June 9 (Reuters) – The S&P 500 and Nasdaq hit fresh 2023 highs on Friday before paring some gains, as a jump in Tesla and technology stocks outweighed jitters around the Federal Reserve’s policy outcome and inflation data next week.
Tesla Inc shares (TSLA.O) climbed 4.9% and were set for their longest winning streak since January 2021, after General Motors (GM.N) agreed to use the company’s Supercharger network. GM shares (GM.N) rose 2.5%.
The benchmark S&P 500 (.SPX) closed Thursday 20% above its Oct. 12 finishing low, heralding the start of a new bull market as defined by some market participants.
A rally in megacap stocks, better-than-expected earnings season and expectations that the Fed was nearing the end of its rate-hiking cycle have supported Wall Street this year despite concerns about a looming recession and sticky inflation.
“The overall tone of the market is based on the idea that the Fed will pause its increases,” said Rick Meckler, partner at Cherry Lane Investments. “As it pauses, the broader market will start to rally and maybe catch up with the large-cap tech stocks that have led the way up until now.”
Shares in tech companies including Apple Inc (AAPL.O), Microsoft Corp (MSFT.O), Advanced Micro Devices (AMD.O) and Nvidia Corp (NVDA.O) rose between 0.3% and 3.2% after retreating earlier this week.
Traders see a 72% chance of the U.S. central bank holding interest rates at the current 5%-5.25% range in its June 13-14 policy meeting, according to CMEGroup’s Fedwatch tool.
Consumer prices data on Tuesday will help shape expectations around further moves by the Fed, with traders already pricing in a 50% chance of another 25-basis-point rate hike in July.
“Some of what has been supporting equities is resilient economic data. But to the extent that inflation remains elevated, the Fed may have to do a little bit more,” said Roosevelt Bowman, senior investment strategist at Bernstein Private Wealth Management.

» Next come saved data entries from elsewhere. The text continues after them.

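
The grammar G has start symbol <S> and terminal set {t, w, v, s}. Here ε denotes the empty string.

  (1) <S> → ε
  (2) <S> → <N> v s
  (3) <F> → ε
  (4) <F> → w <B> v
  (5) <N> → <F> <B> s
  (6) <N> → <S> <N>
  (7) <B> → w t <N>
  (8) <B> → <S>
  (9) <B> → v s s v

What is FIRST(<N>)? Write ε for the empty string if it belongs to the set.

FIRST(<F>): from <F>→ε we get {ε}; from <F>→w <B> v we get {w}. So FIRST(<F>) = {ε, w}.
FIRST(<S>): from <S>→ε we get {ε}; from <S>→<N> v s we get {s, v, w}. So FIRST(<S>) = {ε, s, v, w}.
FIRST(<B>): from <B>→w t <N> we get {w}; from <B>→<S> we get {ε, s, v, w}; from <B>→v s s v we get {v}. So FIRST(<B>) = {ε, s, v, w}.
FIRST(<N>): from <N>→<F> <B> s we get {s, v, w}; from <N>→<S> <N> we get {s, v, w}. So FIRST(<N>) = {s, v, w}.

{s, v, w}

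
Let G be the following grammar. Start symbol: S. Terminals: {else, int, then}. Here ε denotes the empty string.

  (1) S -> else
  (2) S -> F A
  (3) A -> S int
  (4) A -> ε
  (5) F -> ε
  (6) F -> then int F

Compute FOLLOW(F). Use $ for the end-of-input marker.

{$, else, int, then}

FIRST(F): from F->ε we get {ε}; from F->then int F we get {then}. So FIRST(F) = {ε, then}.
FIRST(S): from S->else we get {else}; from S->F A we get {ε, else, int, then}. So FIRST(S) = {ε, else, int, then}.
FIRST(A): from A->S int we get {else, int, then}; from A->ε we get {ε}. So FIRST(A) = {ε, else, int, then}.
FOLLOW(S) includes $ since S is the start symbol.
FOLLOW(S): in A->S int, S is followed by int with FIRST {int}. Thus FOLLOW(S) = {$, int}.
FOLLOW(A): in S->F A, the suffix after A is empty, so FOLLOW(A) ⊇ FOLLOW(S) = {$, int}. Thus FOLLOW(A) = {$, int}.
FOLLOW(F): in S->F A, F is followed by A with FIRST {ε, else, int, then}; in S->F A, the suffix after F is nullable, so FOLLOW(F) ⊇ FOLLOW(S) = {$, int}; in F->then int F, the suffix after F is empty (adds nothing new). Thus FOLLOW(F) = {$, else, int, then}.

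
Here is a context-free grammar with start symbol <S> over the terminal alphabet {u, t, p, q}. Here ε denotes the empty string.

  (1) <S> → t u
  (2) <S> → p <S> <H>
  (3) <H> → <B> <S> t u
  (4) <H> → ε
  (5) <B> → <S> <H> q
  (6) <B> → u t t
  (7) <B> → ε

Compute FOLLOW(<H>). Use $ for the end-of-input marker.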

The CBOE Volatility index (.VIX), commonly known as Wall Street’s fear gauge, edged up after sinking to a fresh pre-pandemic level of 13.53 points on Thursday.
At 12:04 p.m. ET, the Dow Jones Industrial Average (.DJI) was down 9.22 points, or 0.03%, at 33,824.39, the S&P 500 (.SPX) was up 3.26 points, or 0.08%, at 4,297.19, and the Nasdaq Composite (.IXIC) was up 18.88 points, or 0.14%, at 13,257.41.

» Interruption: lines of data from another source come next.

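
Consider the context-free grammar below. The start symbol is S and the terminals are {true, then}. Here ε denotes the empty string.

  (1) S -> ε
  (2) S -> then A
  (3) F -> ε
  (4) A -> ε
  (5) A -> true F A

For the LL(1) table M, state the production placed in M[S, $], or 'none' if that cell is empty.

FIRST(S) = {ε, then}
FIRST(F) = {ε}
FIRST(A) = {ε, true}
FOLLOW(S) includes $ since S is the start symbol.
FOLLOW(S): S appears on no right-hand side. Thus FOLLOW(S) = {$}.
For S -> ε: FIRST(ε) = {ε}, so it goes in M[S, t] for t ∈ {}; since ε ∈ FIRST, also for every t ∈ FOLLOW(S) = {$}.
For S -> then A: FIRST(then A) = {then}, so it goes in M[S, t] for t ∈ {then}.

S -> ε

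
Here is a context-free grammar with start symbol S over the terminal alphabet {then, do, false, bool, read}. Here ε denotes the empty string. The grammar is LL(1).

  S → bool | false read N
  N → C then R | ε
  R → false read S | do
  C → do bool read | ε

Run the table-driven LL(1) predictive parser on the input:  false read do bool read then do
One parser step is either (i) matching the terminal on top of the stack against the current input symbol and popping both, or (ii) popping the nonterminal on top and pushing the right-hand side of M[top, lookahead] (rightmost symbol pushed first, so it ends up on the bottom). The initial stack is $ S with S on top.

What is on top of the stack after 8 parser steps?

step 1: stack=$ S  input=false read do bool read then do $  — expand S → false read N
step 2: stack=$ N read false  input=false read do bool read then do $  — match false
step 3: stack=$ N read  input=read do bool read then do $  — match read
step 4: stack=$ N  input=do bool read then do $  — expand N → C then R
step 5: stack=$ R then C  input=do bool read then do $  — expand C → do bool read
step 6: stack=$ R then read bool do  input=do bool read then do $  — match do
step 7: stack=$ R then read bool  input=bool read then do $  — match bool
step 8: stack=$ R then read  input=read then do $  — match read
Stack after step 8: $ R then (top = then).

then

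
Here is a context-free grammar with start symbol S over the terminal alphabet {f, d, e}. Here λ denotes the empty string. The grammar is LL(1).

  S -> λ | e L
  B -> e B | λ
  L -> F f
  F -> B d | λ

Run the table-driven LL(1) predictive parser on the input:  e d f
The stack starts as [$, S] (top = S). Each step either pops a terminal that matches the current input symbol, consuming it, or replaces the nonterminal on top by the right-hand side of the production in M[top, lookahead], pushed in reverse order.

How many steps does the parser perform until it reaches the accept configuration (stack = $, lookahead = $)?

7

step 1: stack=$ S  input=e d f $  — expand S -> e L
step 2: stack=$ L e  input=e d f $  — match e
step 3: stack=$ L  input=d f $  — expand L -> F f
step 4: stack=$ f F  input=d f $  — expand F -> B d
step 5: stack=$ f d B  input=d f $  — expand B -> λ
step 6: stack=$ f d  input=d f $  — match d
step 7: stack=$ f  input=f $  — match f
Accept reached after 7 steps.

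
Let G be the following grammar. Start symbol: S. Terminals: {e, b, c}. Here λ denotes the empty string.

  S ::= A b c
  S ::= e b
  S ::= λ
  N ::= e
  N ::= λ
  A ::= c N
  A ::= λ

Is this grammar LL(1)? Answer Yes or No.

FIRST(S) = {λ, b, c, e}
FIRST(N) = {λ, e}
FIRST(A) = {λ, c}
FOLLOW(S) = {$}
FOLLOW(N) = {b}
FOLLOW(A) = {b}
Each cell of M receives at most one production.

Yes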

Target Corp (TGT.N) slipped 2.0% after Citi downgraded the big-box retailer to “neutral”, saying sales could fall further this year amid a challenging macro backdrop.
Adobe Inc (ADBE.O) added 4.5% after Wells Fargo upgraded it to “overweight”, saying the Photoshop software maker was poised to benefit from the generative AI boom.
Netflix Inc (NFLX.O) gained 2.5% following a report that its subscriptions jumped after the streaming giant’s crackdown on password sharing.
Declining issues outnumbered advancers by a 1.56-to-1 ratio on the NYSE and a 1.61-to-1 ratio on the Nasdaq.
The S&P index recorded 13 new 52-week highs and five new lows, while the Nasdaq recorded 69 new highs and 32 new lows.